I haven't read the whole thing yet, but I do particularly enjoy reading the chapter on the Origin of the Angiosperms. When you think about it, angiosperm evolution is quite incredible, particularly if we believe that angiosperms evolved from cumbersome things like cycads. (Compare that to some of the incredible things flowers get animals to do in the quest for pollination, like bees and orchids). Cycads, ginkgo, and other primitive gymnosperms, as Cronquist put it, were "locked into a slow, perilous, and wasteful reproductive process." This is particularly evident in Ginkgo, wherein the entire seed, minus the embryo, is formed prior to it even being fertilized.

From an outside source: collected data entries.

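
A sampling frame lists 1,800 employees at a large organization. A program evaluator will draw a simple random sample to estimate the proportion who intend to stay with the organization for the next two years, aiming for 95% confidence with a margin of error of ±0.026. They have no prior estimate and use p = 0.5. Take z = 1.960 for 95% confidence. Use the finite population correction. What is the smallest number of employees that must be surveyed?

Unadjusted: n₀ = 1.960² × 0.50 × 0.50 / 0.026² ≈ 1420.71, so n₀ = 1421.
Finite population correction with N = 1,800: n = n₀ / (1 + (n₀−1)/N) = 1421 / (1 + 1420/1800) = 1421 / 1.7889 ≈ 794.35.
Rounding up, n = 795.

795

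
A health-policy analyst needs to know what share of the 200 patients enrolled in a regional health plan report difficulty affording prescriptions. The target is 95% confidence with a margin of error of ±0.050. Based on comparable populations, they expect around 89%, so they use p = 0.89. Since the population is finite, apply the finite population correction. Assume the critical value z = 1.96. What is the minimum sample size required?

Unadjusted: n₀ = 1.96² × 0.89 × 0.11 / 0.050² ≈ 150.44, so n₀ = 151.
Finite population correction with N = 200: n = n₀ / (1 + (n₀−1)/N) = 151 / (1 + 150/200) = 151 / 1.7500 ≈ 86.29.
Rounding up, n = 87.

87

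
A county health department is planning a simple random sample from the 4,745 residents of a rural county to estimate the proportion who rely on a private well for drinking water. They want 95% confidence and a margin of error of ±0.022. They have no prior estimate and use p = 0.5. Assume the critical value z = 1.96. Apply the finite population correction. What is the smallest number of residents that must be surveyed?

Unadjusted: n₀ = 1.96² × 0.50 × 0.50 / 0.022² ≈ 1984.30, so n₀ = 1985.
Finite population correction with N = 4,745: n = n₀ / (1 + (n₀−1)/N) = 1985 / (1 + 1984/4745) = 1985 / 1.4181 ≈ 1399.74.
Rounding up, n = 1400.

1400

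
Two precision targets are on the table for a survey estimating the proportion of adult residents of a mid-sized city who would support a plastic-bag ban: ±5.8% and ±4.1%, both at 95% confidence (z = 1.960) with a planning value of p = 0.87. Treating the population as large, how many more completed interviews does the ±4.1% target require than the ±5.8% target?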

Then it falls to the ground and hopes that some Ginkgo pollen will fly by and fertilize it. This is why male and female Ginkgos need to be near each other or else they have no hope of reproducing successfully. I also thought the theory that pollination by beetles is an ancient, primitive feature was quite interesting (think of the strobiloid flowers of Magnolia). Isn't it fascinating to think of giant magnolia-like flowers during the Cretaceous, being chewed upon and crawled over by giant black rhinocerous beetles?

Anyway, just reminiscing back on botany lab and drawing flowers of Liriodendron tulipfera (one of my favorite plants). Lots of new plants to learn, and old ones to remember.